In fact, you never want to be John Smith, CFA. John Smith, CFA is a dick, the same way John Smith, MD is a dick, John Smith, MBA is a dick, and John Smith, JD is a dick.
As for your question, it has been asked ad infinitum. Learn to use the search function.
What does that make John Smith, CPA? Oh well, sounds kinda harsh coming from someone who claims you need to sell yourself in business using people skills.
Gotta love how the CFA devotes about 2% of the material in the exam to appropriate use of the CFA designation. (For the record, I am not a CFA and do not care that much- just following proper convention, painfully drilled into my head).
I don't have anything against the CFA (well, I do actually, it's a retarded designation), but it's simply de classe to add a degree after your name, whatever it is. And if you want to talk about people skills, calling yourself John Smith, CFA would seem to show the lack of any.
And I didn't actually say you "need to sell yourself using people skills." I said "sitting in front of a client, or doing anything that actually adds value, ... certainly turns much more on interpersonal skills than ruthlessness," and "Relationships are the most durable form of human capital there is." There's a difference between saying you can do something and saying you need to do something.
Yes, but here's the thing- it is an ethics violation for someone with the CFA designation to say "I am a CFA", even though everyone does. You must either put on your resume, John Smith, CFA. Or "Received Chartered Financial Analyst designation from the CFA institute", but the difference between that and "passed level three" would have been pretty darned subtle for me when I was a college student.
Back to the OP's point- a job that requires the CFA designation is one that requires four years of experience, anyways. Hence why they are demanding a few years of experience in research.
I heard the CFA is very broad in their definition of suitable work experience. For example, would experience in commercial banking, back office, middle office, or any of the other positions a lot of non-targets and semi-targets get stuck with, combined with a CFA make it possible to make the transition later in your career?
Sure.
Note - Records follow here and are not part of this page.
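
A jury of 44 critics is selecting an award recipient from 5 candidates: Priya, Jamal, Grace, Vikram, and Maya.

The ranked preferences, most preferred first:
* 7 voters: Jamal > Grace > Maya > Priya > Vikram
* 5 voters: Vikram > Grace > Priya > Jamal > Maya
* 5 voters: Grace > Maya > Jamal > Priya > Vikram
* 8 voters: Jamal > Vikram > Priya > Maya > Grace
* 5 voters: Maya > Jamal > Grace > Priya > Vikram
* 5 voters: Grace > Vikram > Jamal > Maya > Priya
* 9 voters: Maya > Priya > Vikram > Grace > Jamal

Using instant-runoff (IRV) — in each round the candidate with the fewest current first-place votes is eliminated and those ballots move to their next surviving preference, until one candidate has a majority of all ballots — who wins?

Grace

Round 1: Priya 0, Jamal 15, Grace 10, Vikram 5, Maya 14. Priya eliminated.
Round 2: Jamal 15, Grace 10, Vikram 5, Maya 14. Vikram eliminated.
Round 3: Jamal 15, Grace 15, Maya 14. Maya eliminated.
Round 4: Jamal 20, Grace 24. Grace has a majority (≥23).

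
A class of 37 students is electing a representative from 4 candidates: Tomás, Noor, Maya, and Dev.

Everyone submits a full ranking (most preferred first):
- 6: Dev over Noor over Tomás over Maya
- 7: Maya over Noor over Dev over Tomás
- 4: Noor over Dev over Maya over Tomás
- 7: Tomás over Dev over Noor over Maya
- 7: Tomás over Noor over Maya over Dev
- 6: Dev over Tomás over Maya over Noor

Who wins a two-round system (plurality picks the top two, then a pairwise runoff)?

Round 1 first-place votes: Tomás 14, Noor 4, Maya 7, Dev 12. Tomás and Dev advance.
Runoff: Tomás is ranked above Dev on 14 ballots, Dev above Tomás on 23.

Dev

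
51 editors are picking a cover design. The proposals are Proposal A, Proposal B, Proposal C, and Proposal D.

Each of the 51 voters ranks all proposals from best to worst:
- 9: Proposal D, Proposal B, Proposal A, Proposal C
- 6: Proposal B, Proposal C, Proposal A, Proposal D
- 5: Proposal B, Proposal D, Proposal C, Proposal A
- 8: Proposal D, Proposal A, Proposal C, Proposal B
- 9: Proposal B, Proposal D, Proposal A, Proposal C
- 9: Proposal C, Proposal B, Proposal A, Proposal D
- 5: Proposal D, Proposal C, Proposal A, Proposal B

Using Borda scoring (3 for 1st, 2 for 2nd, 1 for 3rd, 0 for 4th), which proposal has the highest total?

Proposal A: 9×1 + 6×1 + 5×0 + 8×2 + 9×1 + 9×1 + 5×1 = 54
Proposal B: 9×2 + 6×3 + 5×3 + 8×0 + 9×3 + 9×2 + 5×0 = 96
Proposal C: 9×0 + 6×2 + 5×1 + 8×1 + 9×0 + 9×3 + 5×2 = 62
Proposal D: 9×3 + 6×0 + 5×2 + 8×3 + 9×2 + 9×0 + 5×3 = 94

Proposal B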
One of the categories was "quantitative financial analysis." Bam, my two years in middle office analytics- working largely as a programmer- would have qualified as suitable experience for me and a couple of the CFAs I worked with.
It is fairly broad, but nothing prior to receiving your undergraduate diploma counts as suitable work experience.
Well, the only level you can even take as a student is level I, so you'd be pretty challenged to pass through level III without knowing what the rules are for putting CFA after your name.